Consequently, the plaintiffs appealed to the Fourth Circuit Court of Appeals and received an expedited appeal of the denial of the preliminary injunction. Plaintiffs and amici argued that North Carolina’s massive changes to its voting laws, which occurred only after African-Americans started turning out to vote in large numbers, was a thinly veiled act of racial discrimination in violation of section 2 of the VRA. On October 1, 2014, the Fourth Circuit handed down an opinion that restored same-day registration and out-of-precinct voting for the 2014 election, but left the other provisions of H.B. 589 intact.
The Court of Appeals’ majority found that the district court had abused its discretion in concluding that H.B. 589 was not a violation of section 2 of the VRA: “At the end of the day, we cannot escape the district court’s repeated findings that Plaintiffs presented undisputed evidence showing that same-day registration and out-of-precinct voting were enacted to increase voter participation, that African American voters disproportionately used those electoral mechanisms, and that House Bill 589 restricted those mechanisms and thus disproportionately impacts African American voters.”
North Carolina filed an emergency application to stay the circuit court’s mandate with the Supreme Court and was granted this stay on October 8, 2014. Thus, the law was in effect for the November 2014 election.
On October 23, 2015, U.S. Middle District Court Judge Thomas Schroeder denied the state’s motion to dismiss. This was after the General Assembly made changes to the law in Summer 2015 that allowed those without IDs to cast provisional ballots. The plaintiffs argued that the law was in violation of the Fourteenth Amendment and section 2 of the Voting Rights Act due to its discriminatory intent and disproportionate burden on minorities.
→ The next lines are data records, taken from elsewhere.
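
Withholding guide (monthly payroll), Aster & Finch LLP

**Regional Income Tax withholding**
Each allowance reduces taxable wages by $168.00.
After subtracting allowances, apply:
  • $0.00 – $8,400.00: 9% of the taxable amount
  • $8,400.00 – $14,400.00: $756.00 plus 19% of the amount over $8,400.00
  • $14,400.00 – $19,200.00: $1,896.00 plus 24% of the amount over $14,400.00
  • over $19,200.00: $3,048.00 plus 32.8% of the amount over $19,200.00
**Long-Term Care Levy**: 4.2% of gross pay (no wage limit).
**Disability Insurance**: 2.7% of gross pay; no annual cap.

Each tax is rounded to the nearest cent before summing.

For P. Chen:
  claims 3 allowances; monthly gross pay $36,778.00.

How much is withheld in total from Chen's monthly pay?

$11,185.96

Regional Income Tax: taxable = $36,778.00 − 3×$168.00 = $36,274.00
  $3,048.00 + 32.8% × ($36,274.00 − $19,200.00) = $3,048.00 + 32.8% × $17,074.00 = $8,648.27
Long-Term Care Levy: 4.2% × $36,778.00 = $1,544.68
Disability Insurance: 2.7% × $36,778.00 = $993.01
Total: $8,648.27 + $1,544.68 + $993.01 = $11,185.96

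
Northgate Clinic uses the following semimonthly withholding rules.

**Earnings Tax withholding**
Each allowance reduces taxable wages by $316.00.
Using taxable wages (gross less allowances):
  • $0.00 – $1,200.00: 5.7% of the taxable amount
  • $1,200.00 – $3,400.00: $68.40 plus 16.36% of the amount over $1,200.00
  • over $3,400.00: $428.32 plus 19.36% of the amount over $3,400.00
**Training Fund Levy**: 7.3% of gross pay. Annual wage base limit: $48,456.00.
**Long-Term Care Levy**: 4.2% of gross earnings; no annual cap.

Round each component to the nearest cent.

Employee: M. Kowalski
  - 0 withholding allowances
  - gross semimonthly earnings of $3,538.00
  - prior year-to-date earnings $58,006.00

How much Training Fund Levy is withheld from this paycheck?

$0.00

Training Fund Levy: YTD $58,006.00 ≥ cap $48,456.00 → $0.00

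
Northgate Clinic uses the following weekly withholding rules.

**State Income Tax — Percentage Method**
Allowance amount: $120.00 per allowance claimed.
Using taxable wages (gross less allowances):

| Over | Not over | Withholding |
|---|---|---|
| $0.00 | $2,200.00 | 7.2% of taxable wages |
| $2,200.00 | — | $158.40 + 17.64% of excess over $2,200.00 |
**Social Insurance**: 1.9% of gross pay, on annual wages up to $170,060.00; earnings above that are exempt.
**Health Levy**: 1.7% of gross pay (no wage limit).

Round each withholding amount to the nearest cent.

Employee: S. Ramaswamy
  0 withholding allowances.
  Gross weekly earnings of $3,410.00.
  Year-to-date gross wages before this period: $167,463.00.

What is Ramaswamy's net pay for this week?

$2,930.85

State Income Tax: taxable = $3,410.00
  $158.40 + 17.64% × ($3,410.00 − $2,200.00) = $158.40 + 17.64% × $1,210.00 = $371.84
Social Insurance: cap $170,060.00 − YTD $167,463.00 = $2,597.00 subject; 1.9% × $2,597.00 = $49.34
Health Levy: 1.7% × $3,410.00 = $57.97
Total withheld: $371.84 + $49.34 + $57.97 = $479.15
Net pay: $3,410.00 − $479.15 = $2,930.85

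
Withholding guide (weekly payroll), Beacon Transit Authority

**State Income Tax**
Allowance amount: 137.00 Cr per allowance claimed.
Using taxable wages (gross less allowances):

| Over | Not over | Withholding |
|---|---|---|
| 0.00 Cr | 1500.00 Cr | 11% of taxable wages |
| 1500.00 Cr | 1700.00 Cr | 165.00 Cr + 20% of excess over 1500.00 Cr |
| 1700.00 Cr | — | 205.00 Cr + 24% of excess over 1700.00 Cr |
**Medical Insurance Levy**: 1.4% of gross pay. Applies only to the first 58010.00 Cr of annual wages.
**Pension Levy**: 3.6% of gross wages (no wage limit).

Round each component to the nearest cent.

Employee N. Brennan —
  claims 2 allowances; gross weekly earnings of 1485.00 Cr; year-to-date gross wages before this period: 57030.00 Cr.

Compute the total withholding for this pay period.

State Income Tax: taxable = 1485.00 Cr − 2×137.00 Cr = 1211.00 Cr
  11% × 1211.00 Cr = 133.21 Cr
Medical Insurance Levy: cap 58010.00 Cr − YTD 57030.00 Cr = 980.00 Cr subject; 1.4% × 980.00 Cr = 13.72 Cr
Pension Levy: 3.6% × 1485.00 Cr = 53.46 Cr
Total: 133.21 Cr + 13.72 Cr + 53.46 Cr = 200.39 Cr

200.39 Cr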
The case went to trial in February 2016, and voter ID was the only issue litigated. During the six-day trial, the plaintiffs presented expert reports that showed that up to 224,800 registrants lacked acceptable voter ID, and concluded that “black voters were more than twice as likely as white voters to lack a qualifying ID and face economic and social obstacles to obtain one.” For example, witnesses for the plaintiffs testified about the difficulty they had obtaining the required identification through the motor vehicle department because their birth certificates had typos. In opposition, the State argued that there is “no proof that anything bad is going to happen” during the upcoming election if photo identification is required and Republican lawmakers—including Governor Pat McCrory, who signed the voter identification legislation—maintained that the law was a common sense way to discourage voter fraud.
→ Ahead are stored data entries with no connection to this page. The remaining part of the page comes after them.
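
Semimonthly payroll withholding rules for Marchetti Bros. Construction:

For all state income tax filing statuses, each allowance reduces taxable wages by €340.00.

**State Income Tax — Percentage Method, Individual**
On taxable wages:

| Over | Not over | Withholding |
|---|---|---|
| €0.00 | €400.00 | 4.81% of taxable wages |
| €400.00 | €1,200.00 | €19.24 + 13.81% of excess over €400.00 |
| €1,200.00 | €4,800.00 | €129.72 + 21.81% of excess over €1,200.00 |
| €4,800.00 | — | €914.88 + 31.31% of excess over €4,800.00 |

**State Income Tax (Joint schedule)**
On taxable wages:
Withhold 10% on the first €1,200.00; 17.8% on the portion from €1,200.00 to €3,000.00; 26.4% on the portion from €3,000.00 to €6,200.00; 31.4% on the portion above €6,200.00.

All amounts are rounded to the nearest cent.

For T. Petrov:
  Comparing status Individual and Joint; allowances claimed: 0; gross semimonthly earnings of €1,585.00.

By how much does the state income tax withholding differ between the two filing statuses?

State Income Tax (Individual): taxable = €1,585.00
  €129.72 + 21.81% × (€1,585.00 − €1,200.00) = €129.72 + 21.81% × €385.00 = €213.69
State Income Tax (Joint): taxable = €1,585.00
  €120.00 + 17.8% × (€1,585.00 − €1,200.00) = €120.00 + 17.8% × €385.00 = €188.53
Difference: |€213.69 − €188.53| = €25.16 (higher under Individual)

€25.16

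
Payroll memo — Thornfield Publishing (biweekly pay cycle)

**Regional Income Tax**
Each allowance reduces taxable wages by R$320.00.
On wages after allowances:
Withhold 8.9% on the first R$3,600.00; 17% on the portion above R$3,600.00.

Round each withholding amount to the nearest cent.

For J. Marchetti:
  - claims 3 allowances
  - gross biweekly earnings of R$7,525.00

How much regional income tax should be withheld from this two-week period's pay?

Regional Income Tax: taxable = R$7,525.00 − 3×R$320.00 = R$6,565.00
  R$320.40 + 17% × (R$6,565.00 − R$3,600.00) = R$320.40 + 17% × R$2,965.00 = R$824.45

R$824.45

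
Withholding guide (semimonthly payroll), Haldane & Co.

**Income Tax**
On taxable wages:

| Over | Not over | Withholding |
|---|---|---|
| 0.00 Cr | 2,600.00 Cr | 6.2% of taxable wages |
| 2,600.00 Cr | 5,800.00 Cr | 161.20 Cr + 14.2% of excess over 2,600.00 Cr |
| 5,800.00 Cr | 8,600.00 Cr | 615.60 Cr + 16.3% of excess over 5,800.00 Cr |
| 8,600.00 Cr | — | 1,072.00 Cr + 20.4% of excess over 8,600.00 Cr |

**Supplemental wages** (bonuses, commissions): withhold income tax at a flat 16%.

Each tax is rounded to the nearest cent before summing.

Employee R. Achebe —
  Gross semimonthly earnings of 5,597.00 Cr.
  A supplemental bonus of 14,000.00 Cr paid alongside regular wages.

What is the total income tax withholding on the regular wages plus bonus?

Income Tax: taxable = 5,597.00 Cr
  161.20 Cr + 14.2% × (5,597.00 Cr − 2,600.00 Cr) = 161.20 Cr + 14.2% × 2,997.00 Cr = 586.77 Cr
Supplemental (16% flat on bonus): 16% × 14,000.00 Cr = 2,240.00 Cr
Total income tax: 586.77 Cr + 2,240.00 Cr = 2,826.77 Cr

2,826.77 Cr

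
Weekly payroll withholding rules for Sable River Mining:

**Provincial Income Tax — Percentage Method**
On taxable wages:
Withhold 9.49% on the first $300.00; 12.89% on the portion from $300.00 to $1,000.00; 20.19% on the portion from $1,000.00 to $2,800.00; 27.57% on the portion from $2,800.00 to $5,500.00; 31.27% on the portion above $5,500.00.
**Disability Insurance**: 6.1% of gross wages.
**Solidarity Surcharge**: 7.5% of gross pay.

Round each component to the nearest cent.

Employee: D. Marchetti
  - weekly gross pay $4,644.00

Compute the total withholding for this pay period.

$1,622.09

Provincial Income Tax: taxable = $4,644.00
  $482.12 + 27.57% × ($4,644.00 − $2,800.00) = $482.12 + 27.57% × $1,844.00 = $990.51
Disability Insurance: 6.1% × $4,644.00 = $283.28
Solidarity Surcharge: 7.5% × $4,644.00 = $348.30
Total: $990.51 + $283.28 + $348.30 = $1,622.09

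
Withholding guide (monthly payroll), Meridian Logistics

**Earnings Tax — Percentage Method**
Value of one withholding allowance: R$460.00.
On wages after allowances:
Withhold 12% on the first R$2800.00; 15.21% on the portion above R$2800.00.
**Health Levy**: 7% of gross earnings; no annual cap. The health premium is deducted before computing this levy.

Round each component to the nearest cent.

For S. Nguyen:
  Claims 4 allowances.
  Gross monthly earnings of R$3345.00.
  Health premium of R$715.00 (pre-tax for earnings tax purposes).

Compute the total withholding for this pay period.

R$278.90

Earnings Tax: taxable = R$3345.00 − R$715.00 − 4×R$460.00 = R$790.00
  12% × R$790.00 = R$94.80
Health Levy: 7% × R$2630.00 = R$184.10
Total: R$94.80 + R$184.10 = R$278.90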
At the time of this writing, a decision is not expected until several weeks after the February conclusion of the case, although it is anticipated that early voting will move forward in March 2016 with the new requirements in effect.
As the extensive litigation in Texas and North Carolina illustrates, the evidence makes a strong showing that photo identification laws, intentionally or not, have a discriminatory impact on African-Americans and other minority groups, suppressing their votes. These findings underscore what many impacted communities have argued since the inception of these laws; they simply make it more difficult for African-Americans and other minority groups to participate in our nation’s democratic process.
The 2016 election cycle will offer the best evidence of the effects of voter identification laws. It will be the first national election cycle since most of these laws have gone into effect. The experience of voters will show just how difficult, or not, these newly implemented laws will make it for citizens to vote. The results remain to be seen. However, it is clear even now that these new laws, by their mere existence, have resulted in suppressing, if not the vote, then the spirits of many American voters.